The data is due at 0830 US Eastern time, which is 1230 GMT:

For the Core PCE Price Index m/m, expected is 0.3%

  • prior was 0.4%
  • range of estimates is 0.3% to 0.3% (yes, all the same)

Core PCE Price Index y/y, expected 2.8%

  • prior was also 2.8%
  • range of estimates is 2.7 % to 2.8 %

Why is knowledge of such ranges important?

Data results that fall outside of market low and high expectations tend to move markets more significantly for several reasons:

  • Surprise Factor: Markets often price in expectations based on forecasts and previous trends. When data significantly deviates from these expectations, it creates a surprise effect. This can lead to rapid revaluation of assets as investors and traders reassess their positions based on the new information.

  • Psychological Impact: Investors and traders are influenced by psychological factors. Extreme data points can evoke strong emotional reactions, leading to overreactions in the market. This can amplify market movements, especially in the short term.

  • Risk Reassessment: Unexpected data can lead to a reassessment of risk. If data significantly underperforms or outperforms expectations, it can change the perceived risk of certain investments. For instance, better-than-expected economic data may reduce the perceived risk of investing in equities, leading to a market rally.

  • Triggering of Automated Trading: In today’s markets, a significant portion of trading is done by algorithms. These automated systems often have pre-set conditions or thresholds that, when triggered by unexpected data, can lead to large-scale buying or selling.

  • Impact on Monetary and Fiscal Policies: Data that is significantly off from expectations can influence the policies of central banks and governments. For example, weaker data will fuel speculation of nearer and larger Federal Open Market Committee (FOMC) rate cuts. A stronger result will diminish such expectations.

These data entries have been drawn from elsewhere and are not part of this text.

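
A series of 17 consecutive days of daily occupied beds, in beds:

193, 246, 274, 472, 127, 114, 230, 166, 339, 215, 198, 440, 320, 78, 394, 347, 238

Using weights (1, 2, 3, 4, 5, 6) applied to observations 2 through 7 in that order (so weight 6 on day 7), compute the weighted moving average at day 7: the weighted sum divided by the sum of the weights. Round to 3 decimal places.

222.286

Weighted sum: 1·246 + 2·274 + 3·472 + 4·127 + 5·114 + 6·230 = 246 + 548 + 1416 + 508 + 570 + 1380 = 4668
Weight total: 1 + 2 + 3 + 4 + 5 + 6 = 21
WMA = 4668 / 21 = 222.286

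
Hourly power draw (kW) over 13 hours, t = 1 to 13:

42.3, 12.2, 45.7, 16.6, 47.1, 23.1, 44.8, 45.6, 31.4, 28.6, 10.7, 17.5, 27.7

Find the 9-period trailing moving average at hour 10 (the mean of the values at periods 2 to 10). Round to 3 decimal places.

32.789

Sum of periods 2–10: 12.2 + 45.7 + 16.6 + 47.1 + 23.1 + 44.8 + 45.6 + 31.4 + 28.6 = 295.1
Divide by 9: 295.1 / 9 = 32.789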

  • Liquidity and Market Depth: In some cases, extreme data points can affect market liquidity. If the data is unexpected enough, it might lead to a temporary imbalance in buyers and sellers, causing larger market moves until a new equilibrium is found.

  • Chain Reactions and Correlations: Financial markets are interconnected. A significant move in one market or asset class due to unexpected data can lead to correlated moves in other markets, amplifying the overall market impact.